Mögen wir in diesen Worten ein persönliches Bekenntnis zum Wert der Freundschaft erblicken, so muss andererseits festgehalten werden, dass das Thema Freundschaft Gegenstand vielfältiger akademischer Diskussionen gewesen ist. Speusipp, Xenokrates, Philipp von Opus (4. Jh. v. Chr., der Autor des pseudoplatonischen Epinomis) und später Theophrast haben Schriften mit dem Titel Über die Freundschaft verfasst. Auch der platonische Dialog Lysis steht im Hintergrund, in dem in schwer zu überblickender Gedankenführung und aporetischem Schluss die Fragen diskutiert werden, ob es unter Ungleichen Freundschaft geben kann (was verneint wird) oder ob es im Grunde nur eine Form der Freundschaft geben kann, die sich auf ein metaphysisch verankertes «erstes Liebes»bezieht.
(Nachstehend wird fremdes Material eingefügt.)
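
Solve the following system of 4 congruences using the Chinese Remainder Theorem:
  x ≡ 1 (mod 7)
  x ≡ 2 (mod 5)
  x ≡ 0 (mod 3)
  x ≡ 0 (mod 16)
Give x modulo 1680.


Product of moduli M = 7 · 5 · 3 · 16 = 1680.
Merge one congruence at a time:
  Start: x ≡ 1 (mod 7).
  Combine with x ≡ 2 (mod 5); new modulus lcm = 35.
    Write x = 1 + 7·t and substitute into x ≡ 2 (mod 5): 7·t ≡ 2 − 1 = 1 (mod 5).
    Reduce coefficients mod 5: 2·t ≡ 1 (mod 5).
    The inverse of 2 mod 5 is 3 (since 2·3 = 6 = 1·5 + 1), so t ≡ 3·1 = 3 ≡ 3 (mod 5).
    Then x = 1 + 7·3 = 22, valid modulo lcm(7, 5) = 35: x ≡ 22 (mod 35).
  Combine with x ≡ 0 (mod 3); new modulus lcm = 105.
    Write x = 22 + 35·t and substitute into x ≡ 0 (mod 3): 35·t ≡ 0 − 22 = -22 (mod 3).
    Reduce coefficients mod 3: 2·t ≡ 2 (mod 3).
    The inverse of 2 mod 3 is 2 (since 2·2 = 4 = 1·3 + 1), so t ≡ 2·2 = 4 ≡ 1 (mod 3).
    Then x = 22 + 35·1 = 57, valid modulo lcm(35, 3) = 105: x ≡ 57 (mod 105).
  Combine with x ≡ 0 (mod 16); new modulus lcm = 1680.
    Write x = 57 + 105·t and substitute into x ≡ 0 (mod 16): 105·t ≡ 0 − 57 = -57 (mod 16).
    Reduce coefficients mod 16: 9·t ≡ 7 (mod 16).
    The inverse of 9 mod 16 is 9 (since 9·9 = 81 = 5·16 + 1), so t ≡ 9·7 = 63 ≡ 15 (mod 16).
    Then x = 57 + 105·15 = 1632, valid modulo lcm(105, 16) = 1680: x ≡ 1632 (mod 1680).
Verify against each original: 1632 mod 7 = 1, 1632 mod 5 = 2, 1632 mod 3 = 0, 1632 mod 16 = 0.

x ≡ 1632 (mod 1680).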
Bei all diesen Diskussionen ist zu beachten, dass die Bedeutung der griechischen Wörter «philos» und «philia» weiter reicht als unsere Wörter «Freund» und «Freundschaft». Zum einen ist der Übergang zwischen Freundschaft und Liebe fließend. Freundschaft ist die mildere Form von Liebe oder, wie Aristoteles selber sagt, Liebe ist eine «Übersteigerung der Freundschaft» (VIII 7, 1158 a 12). Zum anderen schließt das griechische Wort «philia» auch die Verwandtschaft ein. Es ist ja ein sehr sympathischer Gedanke, dass man mit einigen Verwandten «befreundet» ist, mit anderen weniger.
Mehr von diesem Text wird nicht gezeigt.